A profissional disse que o impacto da série foi muito forte para os país e os sobreviventes pois “é uma simulação, uma reprodução, com rostos diferentes, com atores”. Ela declarou ainda que “eles estão ‘acostumados’ com o pós-tragédia, [mas] a série mostra o antes, então, é como se ocorresse de novo”. “É uma linha muito tênue entre ficção e realidade”, finaliza.
A advogada reforçou que seu intuito é fazer a interlocução com a Netflix negociando a doação de parte dos lucros para as vítimas, os sobreviventes e a construção de um memorial. Korb também declarou que a ação por danos morais e sequelas médicas é viável, pois alguns pais apontam que voltaram para a terapia após o lançamento da série.
Associação se manifesta sobre processo
Após a repercussão sobre o possível processo, a AVTSM (Associação dos Familiares de Vítimas e Sobreviventes da Tragédia de Santa Maria) também decidiu se manifestar.
Apesar de não ter ligação com o grupo representado pela advogada Juliane Muller, a organização quis esclarecer que a ação não é de sua autoria. Em um comunicado, ela disse:
Perante a divulgação em inúmeros veículos da imprensa acerca de um Processo contra a empresa Netflix em função da série ‘Todo o dia a mesma noite’, a Associação dos Familiares de Vítimas e Sobreviventes da tragédia de Santa Maria esclarece através dessa nota que estávamos sim cientes que a produção estava sendo realizada com base nos personagens do livro ‘Todo dia a mesma noite: a história não contada da Boate Kiss’ de Daniela Arbex, e sente-se representada por ela bem como pelo livro da autora.

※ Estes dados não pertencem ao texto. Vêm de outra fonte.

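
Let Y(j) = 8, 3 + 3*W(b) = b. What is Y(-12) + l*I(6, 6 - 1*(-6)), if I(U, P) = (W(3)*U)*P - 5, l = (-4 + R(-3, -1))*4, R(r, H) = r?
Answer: 148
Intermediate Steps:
W(b) = -1 + b/3
l = -28 (l = (-4 - 3)*4 = -7*4 = -28)
I(U, P) = -5 (I(U, P) = ((-1 + (⅓)*3)*U)*P - 5 = ((-1 + 1)*U)*P - 5 = (0*U)*P - 5 = 0*P - 5 = 0 - 5 = -5)
Y(-12) + l*I(6, 6 - 1*(-6)) = 8 - 28*(-5) = 8 + 140 = 148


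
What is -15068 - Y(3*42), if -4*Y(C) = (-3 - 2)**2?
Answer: -60247/4 ≈ -15062.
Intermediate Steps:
Y(C) = -25/4 (Y(C) = -(-3 - 2)**2/4 = -1/4*(-5)**2 = -1/4*25 = -25/4)
-15068 - Y(3*42) = -15068 - 1*(-25/4) = -15068 + 25/4 = -60247/4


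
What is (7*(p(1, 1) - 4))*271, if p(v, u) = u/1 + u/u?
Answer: -3794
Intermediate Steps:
p(v, u) = 1 + u (p(v, u) = u*1 + 1 = u + 1 = 1 + u)
(7*(p(1, 1) - 4))*271 = (7*((1 + 1) - 4))*271 = (7*(2 - 4))*271 = (7*(-2))*271 = -14*271 = -3794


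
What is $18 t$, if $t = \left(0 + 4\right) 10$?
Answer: $720$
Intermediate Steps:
$t = 40$ ($t = 4 \cdot 10 = 40$)
$18 t = 18 \cdot 40 = 720$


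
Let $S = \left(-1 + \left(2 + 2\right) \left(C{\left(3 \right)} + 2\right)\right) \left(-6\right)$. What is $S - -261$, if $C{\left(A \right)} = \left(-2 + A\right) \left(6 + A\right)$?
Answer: $3$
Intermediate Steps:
$S = -258$ ($S = \left(-1 + \left(2 + 2\right) \left(\left(-12 + 3^{2} + 4 \cdot 3\right) + 2\right)\right) \left(-6\right) = \left(-1 + 4 \left(\left(-12 + 9 + 12\right) + 2\right)\right) \left(-6\right) = \left(-1 + 4 \left(9 + 2\right)\right) \left(-6\right) = \left(-1 + 4 \cdot 11\right) \left(-6\right) = \left(-1 + 44\right) \left(-6\right) = 43 \left(-6\right) = -258$)
$S - -261 = -258 - -261 = -258 + 261 = 3$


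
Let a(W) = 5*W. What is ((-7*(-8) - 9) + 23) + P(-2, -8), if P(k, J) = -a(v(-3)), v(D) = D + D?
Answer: 100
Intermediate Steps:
v(D) = 2*D
P(k, J) = 30 (P(k, J) = -5*2*(-3) = -5*(-6) = -1*(-30) = 30)
((-7*(-8) - 9) + 23) + P(-2, -8) = ((-7*(-8) - 9) + 23) + 30 = ((56 - 9) + 23) + 30 = (47 + 23) + 30 = 70 + 30 = 100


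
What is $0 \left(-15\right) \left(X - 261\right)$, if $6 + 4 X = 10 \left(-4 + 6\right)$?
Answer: $0$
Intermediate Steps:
$X = \frac{7}{2}$ ($X = - \frac{3}{2} + \frac{10 \left(-4 + 6\right)}{4} = - \frac{3}{2} + \frac{10 \cdot 2}{4} = - \frac{3}{2} + \frac{1}{4} \cdot 20 = - \frac{3}{2} + 5 = \frac{7}{2} \approx 3.5$)
$0 \left(-15\right) \left(X - 261\right) = 0 \left(-15\right) \left(\frac{7}{2} - 261\right) = 0 \left(- \frac{515}{2}\right) = 0$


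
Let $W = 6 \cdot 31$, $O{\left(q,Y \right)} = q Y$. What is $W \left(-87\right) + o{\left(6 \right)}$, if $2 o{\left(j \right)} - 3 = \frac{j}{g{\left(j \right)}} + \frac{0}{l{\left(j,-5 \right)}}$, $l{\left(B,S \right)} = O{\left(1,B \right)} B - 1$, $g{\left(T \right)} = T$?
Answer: $-16180$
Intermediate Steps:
$O{\left(q,Y \right)} = Y q$
$W = 186$
$l{\left(B,S \right)} = -1 + B^{2}$ ($l{\left(B,S \right)} = B 1 B - 1 = B B - 1 = B^{2} - 1 = -1 + B^{2}$)
$o{\left(j \right)} = 2$ ($o{\left(j \right)} = \frac{3}{2} + \frac{\frac{j}{j} + \frac{0}{-1 + j^{2}}}{2} = \frac{3}{2} + \frac{1 + 0}{2} = \frac{3}{2} + \frac{1}{2} \cdot 1 = \frac{3}{2} + \frac{1}{2} = 2$)
$W \left(-87\right) + o{\left(6 \right)} = 186 \left(-87\right) + 2 = -16182 + 2 = -16180$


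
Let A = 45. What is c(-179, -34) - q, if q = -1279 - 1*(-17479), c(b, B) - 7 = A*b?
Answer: -24248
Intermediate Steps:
c(b, B) = 7 + 45*b
q = 16200 (q = -1279 + 17479 = 16200)
c(-179, -34) - q = (7 + 45*(-179)) - 1*16200 = (7 - 8055) - 16200 = -8048 - 16200 = -24248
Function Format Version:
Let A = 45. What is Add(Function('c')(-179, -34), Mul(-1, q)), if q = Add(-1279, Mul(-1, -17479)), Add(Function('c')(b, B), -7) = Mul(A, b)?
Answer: -24248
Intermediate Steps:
Function('c')(b, B) = Add(7, Mul(45, b))
q = 16200 (q = Add(-1279, 17479) = 16200)
Add(Function('c')(-179, -34), Mul(-1, q)) = Add(Add(7, Mul(45, -179)), Mul(-1, 16200)) = Add(Add(7, -8055), -16200) = Add(-8048, -16200) = -24248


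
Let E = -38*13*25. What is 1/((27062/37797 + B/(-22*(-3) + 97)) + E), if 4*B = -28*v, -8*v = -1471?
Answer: -49287288/609051913661 ≈ -8.0925e-5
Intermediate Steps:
v = 1471/8 (v = -⅛*(-1471) = 1471/8 ≈ 183.88)
B = -10297/8 (B = (-28*1471/8)/4 = (¼)*(-10297/2) = -10297/8 ≈ -1287.1)
E = -12350 (E = -494*25 = -12350)
1/((27062/37797 + B/(-22*(-3) + 97)) + E) = 1/((27062/37797 - 10297/(8*(-22*(-3) + 97))) - 12350) = 1/((27062*(1/37797) - 10297/(8*(66 + 97))) - 12350) = 1/((27062/37797 - 10297/8/163) - 12350) = 1/((27062/37797 - 10297/8*1/163) - 12350) = 1/((27062/37797 - 10297/1304) - 12350) = 1/(-353906861/49287288 - 12350) = 1/(-609051913661/49287288) = -49287288/609051913661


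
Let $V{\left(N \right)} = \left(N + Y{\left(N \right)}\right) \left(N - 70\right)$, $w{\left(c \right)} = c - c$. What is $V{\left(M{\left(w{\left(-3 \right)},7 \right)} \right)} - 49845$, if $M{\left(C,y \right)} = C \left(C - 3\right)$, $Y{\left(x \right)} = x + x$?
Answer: $-49845$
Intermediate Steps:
$w{\left(c \right)} = 0$
$Y{\left(x \right)} = 2 x$
$M{\left(C,y \right)} = C \left(-3 + C\right)$
$V{\left(N \right)} = 3 N \left(-70 + N\right)$ ($V{\left(N \right)} = \left(N + 2 N\right) \left(N - 70\right) = 3 N \left(-70 + N\right)$)
$V{\left(M{\left(w{\left(-3 \right)},7 \right)} \right)} - 49845 = 3 \cdot 0 \left(-3 + 0\right) \left(-70 + 0 \left(-3 + 0\right)\right) - 49845 = 3 \cdot 0 \left(-3\right) \left(-70 + 0 \left(-3\right)\right) - 49845 = 3 \cdot 0 \left(-70 + 0\right) - 49845 = 3 \cdot 0 \left(-70\right) - 49845 = 0 - 49845 = -49845$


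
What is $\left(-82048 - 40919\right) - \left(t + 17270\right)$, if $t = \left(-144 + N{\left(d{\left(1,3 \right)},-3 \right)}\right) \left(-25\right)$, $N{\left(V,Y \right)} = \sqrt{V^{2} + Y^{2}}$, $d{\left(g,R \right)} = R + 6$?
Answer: $-143837 + 75 \sqrt{10} \approx -1.436 \cdot 10^{5}$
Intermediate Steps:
$d{\left(g,R \right)} = 6 + R$
$t = 3600 - 75 \sqrt{10}$ ($t = \left(-144 + \sqrt{\left(6 + 3\right)^{2} + \left(-3\right)^{2}}\right) \left(-25\right) = \left(-144 + \sqrt{9^{2} + 9}\right) \left(-25\right) = \left(-144 + \sqrt{81 + 9}\right) \left(-25\right) = \left(-144 + \sqrt{90}\right) \left(-25\right) = \left(-144 + 3 \sqrt{10}\right) \left(-25\right) = 3600 - 75 \sqrt{10} \approx 3362.8$)
$\left(-82048 - 40919\right) - \left(t + 17270\right) = \left(-82048 - 40919\right) - \left(\left(3600 - 75 \sqrt{10}\right) + 17270\right) = -122967 - \left(20870 - 75 \sqrt{10}\right) = -143837 + 75 \sqrt{10}$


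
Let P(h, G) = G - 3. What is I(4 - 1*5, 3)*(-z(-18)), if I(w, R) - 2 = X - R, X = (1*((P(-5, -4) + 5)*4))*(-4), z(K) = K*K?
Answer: -10044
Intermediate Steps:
z(K) = K²
P(h, G) = -3 + G
X = 32 (X = (1*(((-3 - 4) + 5)*4))*(-4) = (1*((-7 + 5)*4))*(-4) = (1*(-2*4))*(-4) = (1*(-8))*(-4) = -8*(-4) = 32)
I(w, R) = 34 - R (I(w, R) = 2 + (32 - R) = 34 - R)
I(4 - 1*5, 3)*(-z(-18)) = (34 - 1*3)*(-1*(-18)²) = (34 - 3)*(-1*324) = 31*(-324) = -10044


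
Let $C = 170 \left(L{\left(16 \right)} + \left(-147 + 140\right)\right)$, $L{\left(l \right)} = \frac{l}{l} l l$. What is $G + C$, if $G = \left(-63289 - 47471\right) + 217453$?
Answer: $149023$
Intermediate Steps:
$L{\left(l \right)} = l^{2}$ ($L{\left(l \right)} = 1 l l = l l = l^{2}$)
$C = 42330$ ($C = 170 \left(16^{2} + \left(-147 + 140\right)\right) = 170 \left(256 - 7\right) = 170 \cdot 249 = 42330$)
$G = 106693$ ($G = -110760 + 217453 = 106693$)
$G + C = 106693 + 42330 = 149023$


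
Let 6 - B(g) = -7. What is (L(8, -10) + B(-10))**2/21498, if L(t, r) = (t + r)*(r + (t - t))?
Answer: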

A produção não retrata de forma individual os 242 jovens assassinados, mas sim um recorte das quatro famílias de pais que foram processados. Todos familiares de vítimas e sobreviventes retratados por personagens da obra estavam cientes e em concordância. Além disso, reiteramos que não estamos movendo nenhum processo contra as produções, nem pretendemos, por acreditarmos na potência das produções na luta por justiça e a luta por memória.
Acreditamos, acima de tudo, que tragédias como a que vivenciamos precisam ser contadas através de todas as formas. Recontar essa história significa denunciar as inúmeras negligências e tentativas de silenciamento que encontramos pelo caminho, além de auxiliar na prevenção para que esse tipo de tragédia não aconteça com mais nenhuma família, algo que temos como propósito desde o 1° dia de nossa fundação.
Mostrar o que aconteceu na Kiss faz com que a morte de nossos filhos e filhas, irmãos e irmãs, pais e mães, amigos e amigas não tenha sido em vão. Mostrar a morosidade, a burocracia e como é o sistema judiciário brasileiro serve como denúncia e como protesto. É preciso falar, debater, produzir materiais sobre o que aconteceu naquela trágica noite de 27 de janeiro de 2013, pois só assim conseguiremos que as pessoas entendam o que a ganância, a negligência e a omissão são capazes de fazer. Em Santa Maria, esses fatores mataram 242 jovens e deixaram 636 com marcas físicas e psicológicas.
Entendemos que rever a tragédia, principalmente nos dois primeiros episódios pode mobilizar os sentimentos, as lembranças e dimensionar a impunidade em sua ferocidade, e, com isso, a associação se disponibiliza a acolher e a promover ações pra comporem o movimento por justiça. Por fim, esclarecemos que desde o dia 27 de janeiro de 2013 nós sofremos com a perda irremediável de nossos filhos, irmãos e amigos, sabemos o quanto isso nos dói. Não há nenhum valor sendo pago a nós com a produção, e o que ganhamos é a crença no fortalecimento na luta por justiça e pela memória. Para que não se repita.
Até o momento de publicação desta matéria, a Netflix ainda não se manifestou sobre as questões levantadas pelas famílias.